Congratulations to Napa, California artist Cali Olmstead, age 10, for being the Napa Communities Firewise Foundation featured artist for the month of August. Cali’s illustration of two firefighters protecting their animal friends from a crown fire is an important reminder that every household needs an emergency plan (for people, pets and large animals) that can be quickly put into action at a moment’s notice.
Animals have a natural instinct that they intuitively use during wildfires, but humans require practice to get it to be second nature – just like the muscle memory concept used in sports.
Wildfires move quickly and often require immediate actions – if you have a child that babysits, or use a teen babysitter, make an opportunity soon to share your emergency plan and clearly define the actions they should and should not implement if a wildfire happens while in a role of responsibility and leadership.
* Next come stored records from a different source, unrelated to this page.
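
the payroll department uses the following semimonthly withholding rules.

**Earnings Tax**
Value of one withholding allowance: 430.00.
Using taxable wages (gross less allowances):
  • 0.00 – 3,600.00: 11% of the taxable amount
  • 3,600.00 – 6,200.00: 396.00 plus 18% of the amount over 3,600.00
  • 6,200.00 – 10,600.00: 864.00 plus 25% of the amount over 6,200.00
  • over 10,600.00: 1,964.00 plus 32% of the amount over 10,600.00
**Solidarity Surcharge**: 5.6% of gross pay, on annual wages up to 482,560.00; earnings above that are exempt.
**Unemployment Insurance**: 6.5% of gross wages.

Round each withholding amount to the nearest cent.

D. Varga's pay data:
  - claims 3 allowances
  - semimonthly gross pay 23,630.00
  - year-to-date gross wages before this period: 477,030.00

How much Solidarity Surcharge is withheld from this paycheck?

Solidarity Surcharge: cap 482,560.00 − YTD 477,030.00 = 5,530.00 subject; 5.6% × 5,530.00 = 309.68

309.68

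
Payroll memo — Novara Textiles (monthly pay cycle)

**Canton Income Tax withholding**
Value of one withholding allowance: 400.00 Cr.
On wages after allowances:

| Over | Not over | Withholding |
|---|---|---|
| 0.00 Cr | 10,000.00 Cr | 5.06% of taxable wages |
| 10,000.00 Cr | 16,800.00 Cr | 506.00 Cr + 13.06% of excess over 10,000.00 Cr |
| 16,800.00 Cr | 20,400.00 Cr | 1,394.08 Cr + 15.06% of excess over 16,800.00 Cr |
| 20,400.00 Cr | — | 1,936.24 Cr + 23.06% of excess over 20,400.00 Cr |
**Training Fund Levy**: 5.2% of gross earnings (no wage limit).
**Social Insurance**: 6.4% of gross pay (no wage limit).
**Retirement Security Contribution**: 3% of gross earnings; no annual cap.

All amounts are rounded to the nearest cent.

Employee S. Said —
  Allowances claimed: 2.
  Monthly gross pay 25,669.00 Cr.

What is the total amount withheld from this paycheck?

Canton Income Tax: taxable = 25,669.00 Cr − 2×400.00 Cr = 24,869.00 Cr
  1,936.24 Cr + 23.06% × (24,869.00 Cr − 20,400.00 Cr) = 1,936.24 Cr + 23.06% × 4,469.00 Cr = 2,966.79 Cr
Training Fund Levy: 5.2% × 25,669.00 Cr = 1,334.79 Cr
Social Insurance: 6.4% × 25,669.00 Cr = 1,642.82 Cr
Retirement Security Contribution: 3% × 25,669.00 Cr = 770.07 Cr
Total: 2,966.79 Cr + 1,334.79 Cr + 1,642.82 Cr + 770.07 Cr = 6,714.47 Cr

6,714.47 Cr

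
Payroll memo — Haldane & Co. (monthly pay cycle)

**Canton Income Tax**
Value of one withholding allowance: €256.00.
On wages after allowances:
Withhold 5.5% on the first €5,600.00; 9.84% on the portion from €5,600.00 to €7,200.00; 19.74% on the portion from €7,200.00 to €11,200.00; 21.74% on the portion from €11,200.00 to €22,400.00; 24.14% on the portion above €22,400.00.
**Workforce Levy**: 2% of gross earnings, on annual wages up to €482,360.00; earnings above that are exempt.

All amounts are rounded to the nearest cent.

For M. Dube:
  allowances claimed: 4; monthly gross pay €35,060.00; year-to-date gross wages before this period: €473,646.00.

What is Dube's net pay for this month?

€28,386.87

Canton Income Tax: taxable = €35,060.00 − 4×€256.00 = €34,036.00
  €3,689.92 + 24.14% × (€34,036.00 − €22,400.00) = €3,689.92 + 24.14% × €11,636.00 = €6,498.85
Workforce Levy: cap €482,360.00 − YTD €473,646.00 = €8,714.00 subject; 2% × €8,714.00 = €174.28
Total withheld: €6,498.85 + €174.28 = €6,673.13
Net pay: €35,060.00 − €6,673.13 = €28,386.87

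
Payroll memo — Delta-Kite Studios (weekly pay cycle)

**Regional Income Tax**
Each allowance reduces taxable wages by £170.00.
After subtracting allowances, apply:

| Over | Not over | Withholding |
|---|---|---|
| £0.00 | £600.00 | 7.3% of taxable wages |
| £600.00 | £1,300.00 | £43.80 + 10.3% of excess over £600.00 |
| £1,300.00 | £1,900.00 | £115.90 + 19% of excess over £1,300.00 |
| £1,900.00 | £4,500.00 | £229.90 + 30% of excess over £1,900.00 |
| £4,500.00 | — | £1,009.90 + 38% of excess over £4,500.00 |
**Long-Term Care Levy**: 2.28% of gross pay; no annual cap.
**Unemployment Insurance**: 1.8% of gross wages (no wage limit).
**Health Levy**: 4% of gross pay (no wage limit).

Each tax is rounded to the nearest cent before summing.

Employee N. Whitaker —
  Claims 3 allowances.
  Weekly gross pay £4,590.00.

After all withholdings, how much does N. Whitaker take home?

£3,335.23

Regional Income Tax: taxable = £4,590.00 − 3×£170.00 = £4,080.00
  £229.90 + 30% × (£4,080.00 − £1,900.00) = £229.90 + 30% × £2,180.00 = £883.90
Long-Term Care Levy: 2.28% × £4,590.00 = £104.65
Unemployment Insurance: 1.8% × £4,590.00 = £82.62
Health Levy: 4% × £4,590.00 = £183.60
Total withheld: £883.90 + £104.65 + £82.62 + £183.60 = £1,254.77
Net pay: £4,590.00 − £1,254.77 = £3,335.23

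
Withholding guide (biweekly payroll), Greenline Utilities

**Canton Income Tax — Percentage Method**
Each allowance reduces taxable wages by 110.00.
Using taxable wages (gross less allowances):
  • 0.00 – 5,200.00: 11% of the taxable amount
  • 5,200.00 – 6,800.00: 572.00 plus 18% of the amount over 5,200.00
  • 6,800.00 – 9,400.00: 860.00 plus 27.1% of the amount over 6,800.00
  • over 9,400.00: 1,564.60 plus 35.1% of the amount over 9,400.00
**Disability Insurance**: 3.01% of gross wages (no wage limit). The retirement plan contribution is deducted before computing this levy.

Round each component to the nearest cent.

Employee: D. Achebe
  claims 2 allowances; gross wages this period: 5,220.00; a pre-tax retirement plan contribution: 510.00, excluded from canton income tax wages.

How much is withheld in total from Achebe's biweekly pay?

Canton Income Tax: taxable = 5,220.00 − 510.00 − 2×110.00 = 4,490.00
  11% × 4,490.00 = 493.90
Disability Insurance: 3.01% × 4,710.00 = 141.77
Total: 493.90 + 141.77 = 635.67

635.67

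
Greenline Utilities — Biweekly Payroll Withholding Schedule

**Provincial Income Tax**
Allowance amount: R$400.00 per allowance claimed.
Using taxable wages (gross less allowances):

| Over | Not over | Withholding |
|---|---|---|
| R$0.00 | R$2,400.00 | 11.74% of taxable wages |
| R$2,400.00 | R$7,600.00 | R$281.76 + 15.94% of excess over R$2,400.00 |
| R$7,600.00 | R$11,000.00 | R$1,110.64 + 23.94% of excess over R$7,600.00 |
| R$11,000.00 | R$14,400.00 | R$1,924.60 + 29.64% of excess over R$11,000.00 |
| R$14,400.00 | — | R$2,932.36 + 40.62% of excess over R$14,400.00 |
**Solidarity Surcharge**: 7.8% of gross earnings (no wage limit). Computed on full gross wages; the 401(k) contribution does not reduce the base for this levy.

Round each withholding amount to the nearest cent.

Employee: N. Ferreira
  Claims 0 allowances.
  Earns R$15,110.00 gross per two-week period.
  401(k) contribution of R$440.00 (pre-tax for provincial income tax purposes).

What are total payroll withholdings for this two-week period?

R$4,220.61

Provincial Income Tax: taxable = R$15,110.00 − R$440.00 = R$14,670.00
  R$2,932.36 + 40.62% × (R$14,670.00 − R$14,400.00) = R$2,932.36 + 40.62% × R$270.00 = R$3,042.03
Solidarity Surcharge: 7.8% × R$15,110.00 = R$1,178.58
Total: R$3,042.03 + R$1,178.58 = R$4,220.61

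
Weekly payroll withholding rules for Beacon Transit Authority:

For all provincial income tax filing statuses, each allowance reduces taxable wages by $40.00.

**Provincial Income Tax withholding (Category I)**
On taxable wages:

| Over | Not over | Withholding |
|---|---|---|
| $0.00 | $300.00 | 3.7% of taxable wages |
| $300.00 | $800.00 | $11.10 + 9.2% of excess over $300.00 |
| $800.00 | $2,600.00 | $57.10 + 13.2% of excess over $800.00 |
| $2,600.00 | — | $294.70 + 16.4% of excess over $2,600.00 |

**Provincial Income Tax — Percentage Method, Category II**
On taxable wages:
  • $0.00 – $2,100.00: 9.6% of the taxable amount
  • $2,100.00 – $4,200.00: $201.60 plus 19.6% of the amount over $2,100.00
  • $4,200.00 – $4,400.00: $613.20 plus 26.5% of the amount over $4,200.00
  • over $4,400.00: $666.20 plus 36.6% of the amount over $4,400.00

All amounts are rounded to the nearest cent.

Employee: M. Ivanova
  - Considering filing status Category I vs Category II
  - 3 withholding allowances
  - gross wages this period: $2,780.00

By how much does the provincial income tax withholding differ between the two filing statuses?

$6.82

Provincial Income Tax (Category I): taxable = $2,780.00 − 3×$40.00 = $2,660.00
  $294.70 + 16.4% × ($2,660.00 − $2,600.00) = $294.70 + 16.4% × $60.00 = $304.54
Provincial Income Tax (Category II): taxable = $2,780.00 − 3×$40.00 = $2,660.00
  $201.60 + 19.6% × ($2,660.00 − $2,100.00) = $201.60 + 19.6% × $560.00 = $311.36
Difference: |$304.54 − $311.36| = $6.82 (higher under Category II)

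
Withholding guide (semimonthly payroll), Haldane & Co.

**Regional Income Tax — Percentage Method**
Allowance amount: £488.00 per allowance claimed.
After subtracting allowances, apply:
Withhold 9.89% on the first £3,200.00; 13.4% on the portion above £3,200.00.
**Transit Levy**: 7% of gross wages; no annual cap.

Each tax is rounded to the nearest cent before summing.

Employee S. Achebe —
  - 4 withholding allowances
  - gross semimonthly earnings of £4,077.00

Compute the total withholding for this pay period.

Regional Income Tax: taxable = £4,077.00 − 4×£488.00 = £2,125.00
  9.89% × £2,125.00 = £210.16
Transit Levy: 7% × £4,077.00 = £285.39
Total: £210.16 + £285.39 = £495.55

£495.55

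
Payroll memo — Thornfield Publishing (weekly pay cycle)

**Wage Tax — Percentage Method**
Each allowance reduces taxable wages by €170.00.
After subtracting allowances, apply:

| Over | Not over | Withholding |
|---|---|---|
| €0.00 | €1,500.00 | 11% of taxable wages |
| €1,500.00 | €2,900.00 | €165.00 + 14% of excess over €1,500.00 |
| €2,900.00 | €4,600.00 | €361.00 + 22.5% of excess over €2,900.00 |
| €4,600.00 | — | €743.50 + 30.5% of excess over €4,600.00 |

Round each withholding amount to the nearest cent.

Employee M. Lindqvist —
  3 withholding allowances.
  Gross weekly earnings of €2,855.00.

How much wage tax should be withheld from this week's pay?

€283.30

Wage Tax: taxable = €2,855.00 − 3×€170.00 = €2,345.00
  €165.00 + 14% × (€2,345.00 − €1,500.00) = €165.00 + 14% × €845.00 = €283.30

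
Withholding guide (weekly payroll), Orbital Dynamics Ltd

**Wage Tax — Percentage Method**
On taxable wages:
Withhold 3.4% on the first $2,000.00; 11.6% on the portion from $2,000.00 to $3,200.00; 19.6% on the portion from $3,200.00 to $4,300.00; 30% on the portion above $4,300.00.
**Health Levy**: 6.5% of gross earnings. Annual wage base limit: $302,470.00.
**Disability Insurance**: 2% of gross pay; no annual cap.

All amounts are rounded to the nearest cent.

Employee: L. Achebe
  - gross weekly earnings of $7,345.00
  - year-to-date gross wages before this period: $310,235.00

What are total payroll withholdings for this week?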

A recent study done by NFPA’s Wildland Fire Operations Division, found a majority of the middle and high school youth they talked with had not been given any instruction or information on what to do if a wildfire occurs while acting in the capacity of babysitter. This same group of teens said getting animals to safety in a wildfire is very important to them – but they weren’t sure how, or if that would be their responsibility. Ensure your babysitter knows what to do and who to call for help during a wildfire.
A myriad of resources are available to help develop and practice an emergency plan along with information on improving your home ignition zone; each of which has the potential to provide a few moments of extra time that could be needed to safely evacuate.